Stadium district executive director Pat Goss said he was unaware of the resolution until he was contacted by the Journal Sentinel on Monday. He declined to comment.

Tyler Barnes, Brewers vice president of communications, also declined to respond.

The reserve fund may not be enough

The stadium district has set aside $87 million in a reserve fund for future projects that the district is required to pay under the terms of the lease.

That money was part of the $605 million raised by the five-county stadium sales tax that ended in 2020.

The team’s lease runs until at least 2030. The club has the option to extend this lease until 2040.

A report commissioned by the brewers, coming this summer, will likely list projects beyond what a stadium district report has considered, with those cost estimates exceeding the contingency fund.

This therefore raises the possibility of some form of demand for public funding.

In other cities, these stadium renovation funds come from sources such as state lottery revenue, revenue from public parking structures, a local hotel tax and a special baseball ticket tax as well as concessions. and merchandise for ballparks.

Meanwhile, there has been talk of extending the Brewers’ lease as part of taxpayer-funded stadium renovations – which could total hundreds of millions of dollars.

The pending county board resolution notes, among other things, the county’s former owner of the Brewers’ former ballpark — Milwaukee County Stadium.
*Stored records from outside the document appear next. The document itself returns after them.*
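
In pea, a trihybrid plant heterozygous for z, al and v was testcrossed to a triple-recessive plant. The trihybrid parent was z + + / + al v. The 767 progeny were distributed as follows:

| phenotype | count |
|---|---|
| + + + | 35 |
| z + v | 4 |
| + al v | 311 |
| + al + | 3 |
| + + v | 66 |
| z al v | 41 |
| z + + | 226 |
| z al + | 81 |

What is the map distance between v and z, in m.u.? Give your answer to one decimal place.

10.8 m.u.

The two rarest classes, z + v and + al +, are the double crossovers. Comparing them with the parentals, only the v allele has switched, so v is the middle locus and the order is z – v – al.
Crossovers in the z–v interval produce the single-crossover classes + + + and z al v (35 + 41 = 76) plus the double crossovers (7).
RF(z–v) = (76 + 7) / 767 = 83/767 = 0.1082 → 10.8 m.u.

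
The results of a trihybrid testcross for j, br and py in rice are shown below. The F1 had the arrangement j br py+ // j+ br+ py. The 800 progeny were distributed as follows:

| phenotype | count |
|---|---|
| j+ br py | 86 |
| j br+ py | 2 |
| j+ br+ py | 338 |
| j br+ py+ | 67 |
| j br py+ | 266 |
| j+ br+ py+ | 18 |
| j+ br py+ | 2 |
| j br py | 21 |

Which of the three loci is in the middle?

The two rarest classes, j+ br py+ and j br+ py, are the double crossovers. Comparing them with the parentals, only the j allele has switched, so j is the middle locus and the order is py – j – br.

j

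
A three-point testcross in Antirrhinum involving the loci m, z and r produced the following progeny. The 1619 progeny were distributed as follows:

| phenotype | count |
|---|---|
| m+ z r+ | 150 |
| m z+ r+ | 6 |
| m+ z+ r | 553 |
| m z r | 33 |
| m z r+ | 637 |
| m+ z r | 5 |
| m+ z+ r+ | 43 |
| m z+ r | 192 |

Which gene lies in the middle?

The two most frequent reciprocal classes, m+ z+ r and m z r+, are the parental types, so the F1 was m+ z+ r / m z r+.
The two rarest classes, m+ z r and m z+ r+, are the double crossovers. Comparing them with the parentals, only the z allele has switched, so z is the middle locus and the order is m – z – r.

z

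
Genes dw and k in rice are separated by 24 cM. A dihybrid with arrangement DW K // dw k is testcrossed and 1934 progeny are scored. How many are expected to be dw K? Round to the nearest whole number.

A map distance of 24 cM corresponds to a recombination frequency of 0.240.
The F1 is DW K / dw k, so dw K is a recombinant gamete class with expected frequency r/2 = 0.240/2 = 0.1200.
Expected number = 0.1200 × 1934 = 232.08 ≈ 232.

232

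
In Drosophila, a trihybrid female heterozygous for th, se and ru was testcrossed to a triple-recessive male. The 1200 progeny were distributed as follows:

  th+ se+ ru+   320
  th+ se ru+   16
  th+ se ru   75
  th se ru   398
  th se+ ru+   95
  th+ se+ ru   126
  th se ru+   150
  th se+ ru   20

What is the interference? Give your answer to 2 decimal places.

0.33

The two most frequent reciprocal classes, th+ se+ ru+ and th se ru, are the parental types, so the F1 was th+ se+ ru+ / th se ru.
The two rarest classes, th+ se ru+ and th se+ ru, are the double crossovers. Comparing them with the parentals, only the se allele has switched, so se is the middle locus and the order is th – se – ru.
th–se: (170 + 36)/1200 = 0.1717; se–ru: (276 + 36)/1200 = 0.2600.
Expected DCO frequency = 0.1717 × 0.2600 ≈ 0.04464; observed = 36/1200 ≈ 0.03000.
Coefficient of coincidence = 0.03000/0.04464 ≈ 0.67; interference = 1 − 0.67 = 0.33.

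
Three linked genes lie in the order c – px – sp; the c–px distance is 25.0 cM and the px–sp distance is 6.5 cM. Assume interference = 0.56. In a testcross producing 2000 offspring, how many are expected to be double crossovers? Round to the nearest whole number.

Map distances give recombination frequencies of 0.250 and 0.065 for the two intervals.
With interference 0.56 (so coincidence = 0.44), expected double-crossover frequency = 0.250 × 0.065 × 0.44 = 0.00715.
Expected number = 0.00715 × 2000 = 14.30 ≈ 14.

14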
It was demolished after American Family Field, then known as Miller Park, opened in 2001.

Rent is currently around $1.1 million

The resolution says the annual rent paid by the Brewers, $1.1 million to $1.2 million, “has hardly increased despite the value of the real estate.”

It says the club collects “all stadium concessions, retail, naming rights and on-site parking revenue”, with most of the tax revenue generated at the stadium going to the state – and very little to the state. cash-strapped county.
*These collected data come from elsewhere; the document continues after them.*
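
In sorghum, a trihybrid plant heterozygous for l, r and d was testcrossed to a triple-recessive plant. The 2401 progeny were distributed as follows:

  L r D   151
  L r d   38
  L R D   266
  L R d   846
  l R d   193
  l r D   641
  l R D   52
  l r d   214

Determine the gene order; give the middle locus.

The two most frequent reciprocal classes, l r D and L R d, are the parental types, so the F1 was l r D / L R d.
The two rarest classes, l R D and L r d, are the double crossovers. Comparing them with the parentals, only the r allele has switched, so r is the middle locus and the order is d – r – l.

r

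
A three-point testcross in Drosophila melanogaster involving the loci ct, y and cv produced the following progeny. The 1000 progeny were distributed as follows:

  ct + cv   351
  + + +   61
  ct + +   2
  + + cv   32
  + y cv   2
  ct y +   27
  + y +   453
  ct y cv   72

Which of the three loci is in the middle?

cv

The two most frequent reciprocal classes, ct + cv and + y +, are the parental types, so the F1 was ct + cv / + y +.
The two rarest classes, ct + + and + y cv, are the double crossovers. Comparing them with the parentals, only the cv allele has switched, so cv is the middle locus and the order is ct – cv – y.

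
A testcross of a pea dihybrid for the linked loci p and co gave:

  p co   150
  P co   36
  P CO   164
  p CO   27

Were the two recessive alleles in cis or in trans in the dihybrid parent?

cis

The two most frequent classes are P CO (164) and p co (150); these are the parental (non-recombinant) types.
So the F1 carried P CO on one chromosome and p co on the other — the recessive alleles are on the same chromosome (cis / coupling).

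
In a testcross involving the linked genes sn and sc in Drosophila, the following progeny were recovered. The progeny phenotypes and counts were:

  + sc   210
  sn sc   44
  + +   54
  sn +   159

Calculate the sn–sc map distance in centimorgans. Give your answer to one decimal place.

The two most frequent classes, + sc (210) and sn + (159), are the parental types, so the F1 was + sc / sn +.
The recombinant classes are + + and sn sc: 54 + 44 = 98.
Recombination frequency = 98/467 = 0.2099 ≈ 21.0%, i.e. 21.0 centimorgans.

21.0 centimorgans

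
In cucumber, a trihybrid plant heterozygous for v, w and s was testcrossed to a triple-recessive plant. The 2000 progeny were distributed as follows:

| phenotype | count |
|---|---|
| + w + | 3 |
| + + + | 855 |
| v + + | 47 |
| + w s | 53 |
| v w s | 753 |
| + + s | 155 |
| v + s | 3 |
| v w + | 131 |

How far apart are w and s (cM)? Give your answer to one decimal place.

14.6 cM

The two most frequent reciprocal classes, + + + and v w s, are the parental types, so the F1 was + + + / v w s.
The two rarest classes, + w + and v + s, are the double crossovers. Comparing them with the parentals, only the w allele has switched, so w is the middle locus and the order is v – w – s.
Crossovers in the w–s interval produce the single-crossover classes + + s and v w + (155 + 131 = 286) plus the double crossovers (6).
RF(w–s) = (286 + 6) / 2000 = 292/2000 = 0.1460 → 14.6 cM.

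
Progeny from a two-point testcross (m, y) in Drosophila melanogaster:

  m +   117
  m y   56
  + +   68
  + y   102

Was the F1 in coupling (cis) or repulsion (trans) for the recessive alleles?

trans

The two most frequent classes are + y (102) and m + (117); these are the parental (non-recombinant) types.
So the F1 carried + y on one chromosome and m + on the other — the recessive alleles are on opposite chromosomes (trans / repulsion).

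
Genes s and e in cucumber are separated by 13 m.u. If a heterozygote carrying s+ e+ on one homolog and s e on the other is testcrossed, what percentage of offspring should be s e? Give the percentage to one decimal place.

43.5%

A map distance of 13 m.u. corresponds to a recombination frequency of 0.130.
The F1 is s+ e+ / s e, so s e is a parental gamete class with expected frequency (1 − r)/2 = 0.870/2 = 0.4350.
That is 0.4350 = 43.5% of the progeny.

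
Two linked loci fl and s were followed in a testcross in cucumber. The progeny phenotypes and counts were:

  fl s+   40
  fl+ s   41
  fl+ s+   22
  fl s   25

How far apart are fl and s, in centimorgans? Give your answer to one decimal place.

The two most frequent classes, fl+ s (41) and fl s+ (40), are the parental types, so the F1 was fl+ s / fl s+.
The recombinant classes are fl+ s+ and fl s: 22 + 25 = 47.
Recombination frequency = 47/128 = 0.3672 ≈ 36.7%, i.e. 36.7 centimorgans.

36.7 centimorgans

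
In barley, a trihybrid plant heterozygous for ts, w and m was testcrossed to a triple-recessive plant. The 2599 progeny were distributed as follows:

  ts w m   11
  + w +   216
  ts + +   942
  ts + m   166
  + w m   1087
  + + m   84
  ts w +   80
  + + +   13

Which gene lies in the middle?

The two most frequent reciprocal classes, ts + + and + w m, are the parental types, so the F1 was ts + + / + w m.
The two rarest classes, + + + and ts w m, are the double crossovers. Comparing them with the parentals, only the ts allele has switched, so ts is the middle locus and the order is w – ts – m.

ts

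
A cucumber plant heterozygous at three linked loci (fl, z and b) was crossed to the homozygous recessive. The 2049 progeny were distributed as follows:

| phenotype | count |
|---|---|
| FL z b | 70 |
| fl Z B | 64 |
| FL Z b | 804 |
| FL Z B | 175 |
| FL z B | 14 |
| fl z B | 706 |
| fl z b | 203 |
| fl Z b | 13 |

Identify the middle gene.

The two most frequent reciprocal classes, fl z B and FL Z b, are the parental types, so the F1 was fl z B / FL Z b.
The two rarest classes, FL z B and fl Z b, are the double crossovers. Comparing them with the parentals, only the fl allele has switched, so fl is the middle locus and the order is b – fl – z.

fl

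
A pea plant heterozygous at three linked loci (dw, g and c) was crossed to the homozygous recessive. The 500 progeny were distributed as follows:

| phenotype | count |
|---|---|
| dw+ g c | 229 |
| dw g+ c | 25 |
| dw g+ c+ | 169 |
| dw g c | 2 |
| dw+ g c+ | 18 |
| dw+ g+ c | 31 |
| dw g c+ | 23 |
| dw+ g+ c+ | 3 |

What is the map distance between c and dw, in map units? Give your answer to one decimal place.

The two most frequent reciprocal classes, dw g+ c+ and dw+ g c, are the parental types, so the F1 was dw g+ c+ / dw+ g c.
The two rarest classes, dw+ g+ c+ and dw g c, are the double crossovers. Comparing them with the parentals, only the dw allele has switched, so dw is the middle locus and the order is c – dw – g.
Crossovers in the c–dw interval produce the single-crossover classes dw g+ c and dw+ g c+ (25 + 18 = 43) plus the double crossovers (5).
RF(c–dw) = (43 + 5) / 500 = 48/500 = 0.0960 → 9.6 map units.

9.6 map units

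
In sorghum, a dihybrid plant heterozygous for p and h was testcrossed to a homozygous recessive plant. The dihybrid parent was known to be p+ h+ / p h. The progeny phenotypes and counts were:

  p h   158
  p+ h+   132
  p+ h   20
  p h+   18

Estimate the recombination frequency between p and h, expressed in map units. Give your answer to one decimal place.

11.6 map units

The recombinant classes are p+ h and p h+: 20 + 18 = 38.
Recombination frequency = 38/328 = 0.1159 ≈ 11.6%, i.e. 11.6 map units.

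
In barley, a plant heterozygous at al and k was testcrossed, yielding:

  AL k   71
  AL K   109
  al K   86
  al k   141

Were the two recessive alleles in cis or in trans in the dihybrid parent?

The two most frequent classes are AL K (109) and al k (141); these are the parental (non-recombinant) types.
So the F1 carried AL K on one chromosome and al k on the other — the recessive alleles are on the same chromosome (cis / coupling).

cis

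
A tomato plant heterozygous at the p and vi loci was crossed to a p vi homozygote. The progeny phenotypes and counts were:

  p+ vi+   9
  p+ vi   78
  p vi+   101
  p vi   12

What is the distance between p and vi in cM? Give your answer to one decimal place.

10.5 cM

The two most frequent classes, p+ vi (78) and p vi+ (101), are the parental types, so the F1 was p+ vi / p vi+.
The recombinant classes are p+ vi+ and p vi: 9 + 12 = 21.
Recombination frequency = 21/200 = 0.1050 ≈ 10.5%, i.e. 10.5 cM.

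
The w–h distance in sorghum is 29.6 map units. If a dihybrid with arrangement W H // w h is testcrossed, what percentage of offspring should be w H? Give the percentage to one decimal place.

A map distance of 29.6 map units corresponds to a recombination frequency of 0.296.
The F1 is W H / w h, so w H is a recombinant gamete class with expected frequency r/2 = 0.296/2 = 0.1480.
That is 0.1480 = 14.8% of the progeny.

14.8%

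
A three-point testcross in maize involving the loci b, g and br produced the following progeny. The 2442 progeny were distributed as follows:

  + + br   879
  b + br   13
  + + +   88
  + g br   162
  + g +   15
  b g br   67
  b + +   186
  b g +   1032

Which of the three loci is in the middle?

b

The two most frequent reciprocal classes, + + br and b g +, are the parental types, so the F1 was + + br / b g +.
The two rarest classes, b + br and + g +, are the double crossovers. Comparing them with the parentals, only the b allele has switched, so b is the middle locus and the order is br – b – g.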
Brewer officials have expressed general interest in redeveloping some of its parking lots – which sit largely empty for about half the year. But they have yet to announce any specific plans.

Similar projects in or near other sports facilities have created hotels, office buildings, restaurants and other new uses.

This includes the Titletown district of Green Bay adjacent to Lambeau Field,

The resolution also cites commercial development in downtown Milwaukee, including the Deer District, which is tied to the removal of the Park East Freeway Spur and the 2018 opening of the Fiserv Forum.

It indicates that the Wisconsin Department of Transportation, which has already announced that it will study replacing much of the stadium freeway north of I-94 with an at-grade boulevard, may also study the dismantling of freeway south of I-94 to West National Avenue.